E’ un orario simbolico, una metafora di quanto l’umanità sia vicina a distruggere il Pianeta. A decidere quanti minuti mancano alla fine del mondo è un gruppo di scienziati, fra cui 15 premi Nobel. Sono due in particolare i fattori che hanno contribuito alla decisione, spiega Rachel Bronson, direttrice dell’organizzazione (Bulletin of the Atomic Scientist).

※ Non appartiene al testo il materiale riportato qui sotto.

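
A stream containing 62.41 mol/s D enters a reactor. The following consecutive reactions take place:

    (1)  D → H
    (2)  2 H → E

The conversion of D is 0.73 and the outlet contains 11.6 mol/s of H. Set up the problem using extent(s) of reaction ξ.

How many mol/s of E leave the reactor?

Conversion of D: D consumed = 1ξ₁ = 0.73 × 62.41 → ξ₁ = 45.56 mol/s.
H balance: n_H = 0 + 1ξ₁ − 2ξ₂ = 11.6 → ξ₂ = (1·45.56 − 11.6)/2 = 16.98 mol/s.
Outlet amounts (n = n₀ + Σ ν·ξ):
  D: 62.41 − 1(45.56) = 16.85
  H: 0 + 1(45.56) − 2(16.98) = 11.6
  E: 0 + 1(16.98) = 16.98

17 mol/s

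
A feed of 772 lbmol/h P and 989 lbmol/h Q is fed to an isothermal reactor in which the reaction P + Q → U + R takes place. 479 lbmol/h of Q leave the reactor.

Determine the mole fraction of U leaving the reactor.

0.29

For Q: n = n₀ − 1ξ → 479 = 989 − 1ξ, giving ξ = 510 lbmol/h.
Outlet amounts (n = n₀ + ν ξ):
  P: 772 − 1(510) = 262
  Q: 989 − 1(510) = 479
  U: 0 + 1(510) = 510
  R: 0 + 1(510) = 510
Total out = 1761 lbmol/h; y_U = 510 / 1761 = 0.2896.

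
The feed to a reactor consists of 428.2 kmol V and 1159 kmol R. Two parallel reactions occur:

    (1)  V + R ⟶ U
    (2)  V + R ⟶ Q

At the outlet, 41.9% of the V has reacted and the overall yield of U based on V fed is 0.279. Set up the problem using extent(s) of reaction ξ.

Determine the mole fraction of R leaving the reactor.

Yield of U: 1ξ₁ / 428.2 = 0.279 → ξ₁ = 119.5 kmol.
Conversion of V: 1ξ₁ + 1ξ₂ = 0.419 × 428.2 = 179.4 → ξ₂ = 59.95 kmol.
Outlet amounts (n = n₀ + Σ ν·ξ):
  V: 428.2 − 1(119.5) − 1(59.95) = 248.8
  R: 1159 − 1(119.5) − 1(59.95) = 979.6
  U: 0 + 1(119.5) = 119.5
  Q: 0 + 1(59.95) = 59.95
Total out = 1408 kmol; y_R = 979.6 / 1408 = 0.6958.

0.696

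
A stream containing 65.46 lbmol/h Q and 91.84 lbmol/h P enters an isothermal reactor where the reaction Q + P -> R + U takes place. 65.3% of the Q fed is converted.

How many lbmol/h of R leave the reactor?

42.7 lbmol/h

Q reacted = 0.653 × 65.46 = 42.75 lbmol/h; ν_Q = −1, so ξ = 42.75/1 = 42.75 lbmol/h.
Outlet amounts (n = n₀ + ν ξ):
  Q: 65.46 − 1(42.75) = 22.71
  P: 91.84 − 1(42.75) = 49.09
  R: 0 + 1(42.75) = 42.75
  U: 0 + 1(42.75) = 42.75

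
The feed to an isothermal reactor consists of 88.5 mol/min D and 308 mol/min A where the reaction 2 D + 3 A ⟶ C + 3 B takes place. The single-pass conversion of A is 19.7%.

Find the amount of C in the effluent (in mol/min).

20.2 mol/min

A reacted = 0.197 × 308 = 60.68 mol/min; ν_A = −3, so ξ = 60.68/3 = 20.23 mol/min.
Outlet amounts (n = n₀ + ν ξ):
  D: 88.5 − 2(20.23) = 48.05
  A: 308 − 3(20.23) = 247.3
  C: 0 + 1(20.23) = 20.23
  B: 0 + 3(20.23) = 60.68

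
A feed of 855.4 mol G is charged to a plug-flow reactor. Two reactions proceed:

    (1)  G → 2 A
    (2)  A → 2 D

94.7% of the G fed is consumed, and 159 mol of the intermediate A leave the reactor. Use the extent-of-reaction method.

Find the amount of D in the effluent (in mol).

2920 mol

Conversion of G: G consumed = 1ξ₁ = 0.947 × 855.4 → ξ₁ = 810.1 mol.
A balance: n_A = 0 + 2ξ₁ − 1ξ₂ = 159 → ξ₂ = (2·810.1 − 159)/1 = 1461 mol.
Outlet amounts (n = n₀ + Σ ν·ξ):
  G: 855.4 − 1(810.1) = 45.34
  A: 0 + 2(810.1) − 1(1461) = 159
  D: 0 + 2(1461) = 2922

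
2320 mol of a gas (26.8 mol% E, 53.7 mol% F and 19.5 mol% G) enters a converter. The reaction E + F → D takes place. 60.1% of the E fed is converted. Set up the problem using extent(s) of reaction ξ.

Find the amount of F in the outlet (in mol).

872 mol

E reacted = 0.601 × 621.8 = 373.7 mol; ν_E = −1, so ξ = 373.7/1 = 373.7 mol.
Outlet amounts (n = n₀ + ν ξ):
  E: 621.8 − 1(373.7) = 248.1
  F: 1246 − 1(373.7) = 872.2
  D: 0 + 1(373.7) = 373.7
  G: 452.4 (inert)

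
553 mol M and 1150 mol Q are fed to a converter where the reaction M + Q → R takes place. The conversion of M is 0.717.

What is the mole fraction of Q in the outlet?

M reacted = 0.717 × 553 = 396.5 mol; ν_M = −1, so ξ = 396.5/1 = 396.5 mol.
Outlet amounts (n = n₀ + ν ξ):
  M: 553 − 1(396.5) = 156.5
  Q: 1150 − 1(396.5) = 753.5
  R: 0 + 1(396.5) = 396.5
Total out = 1306 mol; y_Q = 753.5 / 1306 = 0.5767.

0.577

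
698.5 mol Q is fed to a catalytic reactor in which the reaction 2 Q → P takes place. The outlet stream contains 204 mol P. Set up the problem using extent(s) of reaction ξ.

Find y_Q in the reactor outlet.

For P: n = n₀ + 1ξ → 204 = 0 + 1ξ, giving ξ = 204 mol.
Outlet amounts (n = n₀ + ν ξ):
  Q: 698.5 − 2(204) = 290.5
  P: 0 + 1(204) = 204
Total out = 494.5 mol; y_Q = 290.5 / 494.5 = 0.5875.

0.587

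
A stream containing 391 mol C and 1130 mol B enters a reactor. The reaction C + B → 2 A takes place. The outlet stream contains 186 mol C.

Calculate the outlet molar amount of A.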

“Il primo è lo sprezzante e sconsiderato linguaggio usato nel mondo e soprattutto negli Stati Uniti durante e dopo la campagna elettorale sulle armi e sulle minacce nucleari e il secondo è il crescente disprezzo per le conoscenze scientifiche”.

Fra le preoccupazioni che hanno fatto accelerare l’orologio ci sono quelle legate alle dichiarazioni di Donald Trump sul cambiamento climatico, una realtà negata dal presidente degli Stati Uniti e relegata a falso mito, nonostante la mole di studi.

Il Doomsday è stato inventato nel 1947, ha cambiato l’ora 19 volte: dai due minuti alla mezzanotte del 1953 ai 17 minuti del 1991.